Muitas pessoas chegam na consulta achando que “já é caso de cirurgia” apenas por causa do exame. Em boa parte dos casos, ainda há caminhos conservadores eficazes para recuperar qualidade de vida antes de qualquer decisão definitiva.

Perguntas frequentes
Artrose tem cura?
Não. A artrose não tem “cura” no sentido de reconstruir completamente a cartilagem perdida. Mas ela tem controle, e controle eficaz. Com um plano bem conduzido, é possível reduzir dor, melhorar movimento, diminuir crises e voltar a fazer atividades importantes do dia a dia.
É possível viver sem dor mesmo tendo artrose?
Em muitos casos, sim. Alguns pacientes ficam totalmente sem dor; outros ficam com dor leve e esporádica, sem limitação real. O objetivo é sempre o mesmo: recuperar função e devolver qualidade de vida, com o mínimo de restrições possível.
Exercício piora a artrose?
O exercício certo tende a ajudar. O que piora é o excesso de impacto, a falta de preparo muscular e a insistência em atividades que aumentam dor sem ajuste. Exercícios de baixo impacto, fortalecimento e treinos bem orientados costumam proteger a articulação.
Quando procurar avaliação?
Alguns sinais costumam indicar que a artrose (ou outra causa de dor articular) merece atenção médica:
- Dor frequente que limita caminhar, escadas ou atividades simples
- Rigidez matinal que demora para “soltar”
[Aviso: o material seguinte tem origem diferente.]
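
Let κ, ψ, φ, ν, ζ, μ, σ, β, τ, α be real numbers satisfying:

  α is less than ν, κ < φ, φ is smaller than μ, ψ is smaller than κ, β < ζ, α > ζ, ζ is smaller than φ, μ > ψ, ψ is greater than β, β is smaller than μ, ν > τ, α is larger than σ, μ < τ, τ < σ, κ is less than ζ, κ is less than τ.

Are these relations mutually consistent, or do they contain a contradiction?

consistent

Every relation is compatible with β < ψ < κ < ζ < φ < μ < τ < σ < α < ν; the set is consistent.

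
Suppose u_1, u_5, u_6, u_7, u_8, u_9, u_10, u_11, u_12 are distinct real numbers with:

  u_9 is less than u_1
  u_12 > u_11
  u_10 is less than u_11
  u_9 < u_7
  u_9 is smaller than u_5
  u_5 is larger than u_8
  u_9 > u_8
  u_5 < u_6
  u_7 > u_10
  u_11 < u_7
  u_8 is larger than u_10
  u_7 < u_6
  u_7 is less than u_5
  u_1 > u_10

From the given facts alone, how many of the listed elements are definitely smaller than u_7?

The elements the relations force below u_7 are u_10, u_11, u_8, u_9 — no chain reaches any other.
That is 4.

4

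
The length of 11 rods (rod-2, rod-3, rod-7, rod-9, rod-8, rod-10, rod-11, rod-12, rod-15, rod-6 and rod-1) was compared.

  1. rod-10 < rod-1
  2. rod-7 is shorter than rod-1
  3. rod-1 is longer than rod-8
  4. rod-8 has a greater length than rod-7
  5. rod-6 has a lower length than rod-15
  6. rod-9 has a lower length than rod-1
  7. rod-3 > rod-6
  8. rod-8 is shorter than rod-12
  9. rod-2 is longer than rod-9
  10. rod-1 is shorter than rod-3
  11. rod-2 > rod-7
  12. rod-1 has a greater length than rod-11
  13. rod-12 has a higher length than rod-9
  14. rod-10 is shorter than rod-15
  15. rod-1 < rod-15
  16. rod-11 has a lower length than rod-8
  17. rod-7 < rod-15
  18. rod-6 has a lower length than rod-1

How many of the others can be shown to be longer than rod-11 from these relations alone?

Directly above rod-11: rod-8, rod-1.
One step further: rod-12, rod-15, rod-3 (5 so far).
No other element is forced above rod-11 by the given relations, so the count is 5.

5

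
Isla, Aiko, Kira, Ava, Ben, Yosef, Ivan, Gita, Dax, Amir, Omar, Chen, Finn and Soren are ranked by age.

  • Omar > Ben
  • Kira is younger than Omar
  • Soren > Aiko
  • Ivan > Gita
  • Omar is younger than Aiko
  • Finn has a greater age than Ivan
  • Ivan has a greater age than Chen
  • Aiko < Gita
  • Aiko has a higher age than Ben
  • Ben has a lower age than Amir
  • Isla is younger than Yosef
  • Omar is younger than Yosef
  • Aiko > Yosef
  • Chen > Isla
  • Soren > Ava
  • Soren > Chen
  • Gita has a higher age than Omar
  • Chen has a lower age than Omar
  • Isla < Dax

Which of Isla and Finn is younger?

Isla < Chen and Chen < Omar give Isla < Omar.
Then Omar < Yosef extends the chain to Yosef.
With Yosef < Aiko: Isla < Chen < Omar < Yosef < Aiko.
With Aiko < Gita: Isla < Chen < Omar < Yosef < Aiko < Gita.
With Gita < Ivan: Isla < Chen < Omar < Yosef < Aiko < Gita < Ivan.
Then Ivan < Finn extends the chain to Finn.
So Isla < Finn; Isla is the younger of the two.

Isla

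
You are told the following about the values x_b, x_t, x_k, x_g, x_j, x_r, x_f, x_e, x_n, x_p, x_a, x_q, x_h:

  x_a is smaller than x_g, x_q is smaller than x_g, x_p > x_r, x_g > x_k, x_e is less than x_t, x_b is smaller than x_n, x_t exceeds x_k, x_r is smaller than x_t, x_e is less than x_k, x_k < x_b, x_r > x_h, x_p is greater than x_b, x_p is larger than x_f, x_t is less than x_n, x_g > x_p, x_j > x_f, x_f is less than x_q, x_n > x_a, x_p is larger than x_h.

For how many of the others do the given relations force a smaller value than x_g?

The elements the relations force below x_g are x_f, x_e, x_h, x_r, x_q, x_k, x_b, x_p, x_a — no chain reaches any other.
That is 9.

9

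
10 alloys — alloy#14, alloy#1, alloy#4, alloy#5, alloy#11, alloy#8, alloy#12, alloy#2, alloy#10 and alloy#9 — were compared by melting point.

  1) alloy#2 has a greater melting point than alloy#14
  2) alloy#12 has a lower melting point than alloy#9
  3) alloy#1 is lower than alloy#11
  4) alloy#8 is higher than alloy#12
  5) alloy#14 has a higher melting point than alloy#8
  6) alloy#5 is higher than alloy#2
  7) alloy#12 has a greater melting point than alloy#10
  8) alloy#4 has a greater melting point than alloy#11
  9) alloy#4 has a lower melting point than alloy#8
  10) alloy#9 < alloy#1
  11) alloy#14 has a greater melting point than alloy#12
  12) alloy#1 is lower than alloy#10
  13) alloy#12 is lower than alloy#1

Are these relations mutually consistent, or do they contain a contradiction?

We have alloy#1 < alloy#10 stated directly, yet also alloy#10 < alloy#12 < alloy#9 < alloy#1 by chaining the others — so alloy#10 < alloy#1. Contradiction.

inconsistent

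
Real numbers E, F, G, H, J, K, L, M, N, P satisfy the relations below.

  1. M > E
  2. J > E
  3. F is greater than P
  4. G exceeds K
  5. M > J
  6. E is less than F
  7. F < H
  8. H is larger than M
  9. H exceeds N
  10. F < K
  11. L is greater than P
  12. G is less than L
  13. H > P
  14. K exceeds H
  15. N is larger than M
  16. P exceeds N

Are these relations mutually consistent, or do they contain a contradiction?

Every relation is compatible with E < J < M < N < P < F < H < K < G < L; the set is consistent.

consistent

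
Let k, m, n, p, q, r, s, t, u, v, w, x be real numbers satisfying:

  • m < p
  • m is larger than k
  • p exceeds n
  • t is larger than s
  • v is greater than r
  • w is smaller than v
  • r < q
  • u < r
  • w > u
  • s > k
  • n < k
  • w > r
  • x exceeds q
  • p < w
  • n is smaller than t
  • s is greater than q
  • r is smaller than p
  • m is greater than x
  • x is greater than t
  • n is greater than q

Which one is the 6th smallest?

s

Chaining the given pairs: u < r < q < n < k < s < t < x < m < p < w < v.
The 6th smallest is s.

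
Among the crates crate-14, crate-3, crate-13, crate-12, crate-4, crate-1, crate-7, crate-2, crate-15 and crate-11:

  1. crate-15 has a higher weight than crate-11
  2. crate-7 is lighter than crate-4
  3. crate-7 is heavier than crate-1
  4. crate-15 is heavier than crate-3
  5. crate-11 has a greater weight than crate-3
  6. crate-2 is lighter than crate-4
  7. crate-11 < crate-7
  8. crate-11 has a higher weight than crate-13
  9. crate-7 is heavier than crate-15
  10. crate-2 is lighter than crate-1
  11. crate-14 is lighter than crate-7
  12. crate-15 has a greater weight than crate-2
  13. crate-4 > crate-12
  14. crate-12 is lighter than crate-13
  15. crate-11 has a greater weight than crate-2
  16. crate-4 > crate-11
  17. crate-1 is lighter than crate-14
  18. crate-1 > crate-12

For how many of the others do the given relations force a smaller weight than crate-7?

Directly below crate-7: crate-1, crate-11, crate-14, crate-15.
One step further: crate-12, crate-2, crate-3, crate-13 (8 so far).
No other element is forced below crate-7 by the given relations, so the count is 8.

8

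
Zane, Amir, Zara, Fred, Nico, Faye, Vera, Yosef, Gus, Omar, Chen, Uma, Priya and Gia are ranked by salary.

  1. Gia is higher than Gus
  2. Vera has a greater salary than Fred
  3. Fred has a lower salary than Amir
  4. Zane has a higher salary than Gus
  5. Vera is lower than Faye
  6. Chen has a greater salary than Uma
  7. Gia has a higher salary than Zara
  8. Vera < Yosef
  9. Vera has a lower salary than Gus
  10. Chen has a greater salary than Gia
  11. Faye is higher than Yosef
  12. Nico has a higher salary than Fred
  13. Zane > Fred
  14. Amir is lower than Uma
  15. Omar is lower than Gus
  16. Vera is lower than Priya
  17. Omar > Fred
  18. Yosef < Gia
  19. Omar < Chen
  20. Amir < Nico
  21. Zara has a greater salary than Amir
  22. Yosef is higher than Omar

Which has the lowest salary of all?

Fred

Vera is not least since Fred < Vera; Omar is not least since Fred < Omar; Amir is not least since Fred < Amir; Gus is not least since Omar < Gus; Zara is not least since Amir < Zara; Yosef is not least since Vera < Yosef; Uma is not least since Amir < Uma; Priya is not least since Vera < Priya; Zane is not least since Gus < Zane; Gia is not least since Zara < Gia; Faye is not least since Yosef < Faye; Chen is not least since Gia < Chen; Nico is not least since Amir < Nico.
Only Fred has nothing below it, so Fred is the lowest salary.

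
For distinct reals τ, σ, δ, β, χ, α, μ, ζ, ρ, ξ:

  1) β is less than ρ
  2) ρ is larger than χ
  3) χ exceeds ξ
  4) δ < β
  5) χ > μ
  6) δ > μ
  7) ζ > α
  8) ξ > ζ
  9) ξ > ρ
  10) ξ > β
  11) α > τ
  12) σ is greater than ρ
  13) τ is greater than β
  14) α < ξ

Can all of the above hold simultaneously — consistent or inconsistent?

Chaining the given relations yields ξ < χ < ρ, so ξ < ρ. But one relation states ρ < ξ. These cannot both hold.

inconsistent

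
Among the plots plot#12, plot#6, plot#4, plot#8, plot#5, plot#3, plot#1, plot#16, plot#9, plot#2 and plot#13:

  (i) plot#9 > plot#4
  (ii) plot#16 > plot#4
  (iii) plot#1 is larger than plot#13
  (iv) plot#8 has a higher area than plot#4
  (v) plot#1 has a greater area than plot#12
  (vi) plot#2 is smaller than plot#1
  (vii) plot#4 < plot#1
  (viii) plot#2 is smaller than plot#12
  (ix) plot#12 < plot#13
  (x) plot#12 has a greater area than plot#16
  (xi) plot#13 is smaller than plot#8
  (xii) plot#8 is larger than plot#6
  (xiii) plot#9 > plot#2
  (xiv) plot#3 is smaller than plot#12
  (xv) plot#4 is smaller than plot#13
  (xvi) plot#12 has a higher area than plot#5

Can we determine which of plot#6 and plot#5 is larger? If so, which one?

undetermined

Following every chain through plot#5: above plot#5 we get plot#12, plot#13, plot#8, plot#1.
plot#6 is not reached, and no chain runs the other way from plot#6 to plot#5.
So the given relations leave the order of plot#5 and plot#6 undetermined.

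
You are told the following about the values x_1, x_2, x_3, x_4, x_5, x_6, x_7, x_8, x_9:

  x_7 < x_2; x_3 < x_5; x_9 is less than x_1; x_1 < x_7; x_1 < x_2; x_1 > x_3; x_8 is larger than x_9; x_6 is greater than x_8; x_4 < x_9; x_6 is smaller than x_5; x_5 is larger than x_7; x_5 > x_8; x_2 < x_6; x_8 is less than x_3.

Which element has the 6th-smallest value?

Piecing the relations together gives one ordering: x_4 < x_9 < x_8 < x_3 < x_1 < x_7 < x_2 < x_6 < x_5.
The 6th smallest is x_7.

x_7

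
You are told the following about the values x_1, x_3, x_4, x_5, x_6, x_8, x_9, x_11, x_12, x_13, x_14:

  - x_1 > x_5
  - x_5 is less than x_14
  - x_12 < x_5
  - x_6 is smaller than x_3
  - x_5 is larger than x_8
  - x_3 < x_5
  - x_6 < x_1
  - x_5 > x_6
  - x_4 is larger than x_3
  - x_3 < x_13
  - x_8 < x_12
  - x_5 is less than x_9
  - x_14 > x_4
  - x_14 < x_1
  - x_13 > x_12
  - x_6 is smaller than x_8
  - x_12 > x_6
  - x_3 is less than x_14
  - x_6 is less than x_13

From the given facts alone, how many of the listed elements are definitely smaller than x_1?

From x_1 the given relations immediately reach x_6, x_5, x_14.
From those, x_8, x_3, x_12, x_4 — 7 in total.
Nothing else is reachable below x_1; 7 in all.

7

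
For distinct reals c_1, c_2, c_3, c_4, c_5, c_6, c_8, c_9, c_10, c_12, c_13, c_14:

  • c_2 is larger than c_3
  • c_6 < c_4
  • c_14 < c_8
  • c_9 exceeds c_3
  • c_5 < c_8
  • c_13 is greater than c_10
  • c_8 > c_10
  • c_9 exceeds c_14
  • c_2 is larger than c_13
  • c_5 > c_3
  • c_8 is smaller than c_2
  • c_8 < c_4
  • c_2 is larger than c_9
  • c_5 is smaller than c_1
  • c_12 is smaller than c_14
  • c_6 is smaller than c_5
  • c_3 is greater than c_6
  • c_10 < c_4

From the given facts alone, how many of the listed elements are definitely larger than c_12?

From c_12 the given relations immediately reach c_14.
From those, c_8, c_9 — 3 in total.
From those, c_2, c_4 — 5 in total.
No other element is forced above c_12 by the given relations, so the count is 5.

5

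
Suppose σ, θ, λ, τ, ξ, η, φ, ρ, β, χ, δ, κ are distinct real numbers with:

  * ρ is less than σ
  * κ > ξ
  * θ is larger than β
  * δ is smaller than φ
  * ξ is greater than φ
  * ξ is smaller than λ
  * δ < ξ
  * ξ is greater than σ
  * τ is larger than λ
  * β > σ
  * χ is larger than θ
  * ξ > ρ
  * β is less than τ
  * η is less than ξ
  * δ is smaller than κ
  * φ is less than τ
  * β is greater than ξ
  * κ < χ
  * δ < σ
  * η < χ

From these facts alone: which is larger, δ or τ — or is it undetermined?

δ < σ and σ < ξ give δ < ξ.
Then ξ < β extends the chain to β.
Then β < τ extends the chain to τ.
So τ is larger.

τ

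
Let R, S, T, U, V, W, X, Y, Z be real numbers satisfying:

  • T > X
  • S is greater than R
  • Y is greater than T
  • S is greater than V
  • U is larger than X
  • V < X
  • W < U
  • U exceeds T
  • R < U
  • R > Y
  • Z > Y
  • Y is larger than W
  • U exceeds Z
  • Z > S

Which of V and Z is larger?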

- Inchaço recorrente após esforço
- Perda de movimento (dificuldade para dobrar ou esticar)
- Dor que atrapalha sono ou rotina
- Sensação de instabilidade ou medo de cair
Na Clínica Forti, o objetivo da avaliação é entender o padrão da dor, identificar o estágio funcional (não só o “grau do exame”) e indicar o caminho mais eficiente para a realidade de cada pessoa.
Um plano de tratamento muda mais do que o exame
A artrose é comum, mas não precisa ser o centro da vida de ninguém. Quando existe orientação correta, tratamento bem estruturado e acompanhamento, a tendência é que o paciente volte a confiar no próprio corpo, e isso muda a relação com o movimento.
Na Clínica Forti, no Ipiranga, a proposta é justamente essa: unir avaliação clínica detalhada, opções modernas de tratamento (como fisioterapia e viscossuplementação quando indicada) e um cuidado que respeita a rotina, a idade e os objetivos do paciente.
Movimento é liberdade e ainda dá tempo de recuperar
Quando a artrose aparece, o medo de “piorar se mexendo” é quase automático. Só que, na maior parte das vezes, o caminho mais seguro não é parar, é aprender a se movimentar melhor, com menos dor e mais estratégia.
Com diagnóstico correto e um plano bem conduzido, o paciente não precisa escolher entre sentir dor e deixar de viver.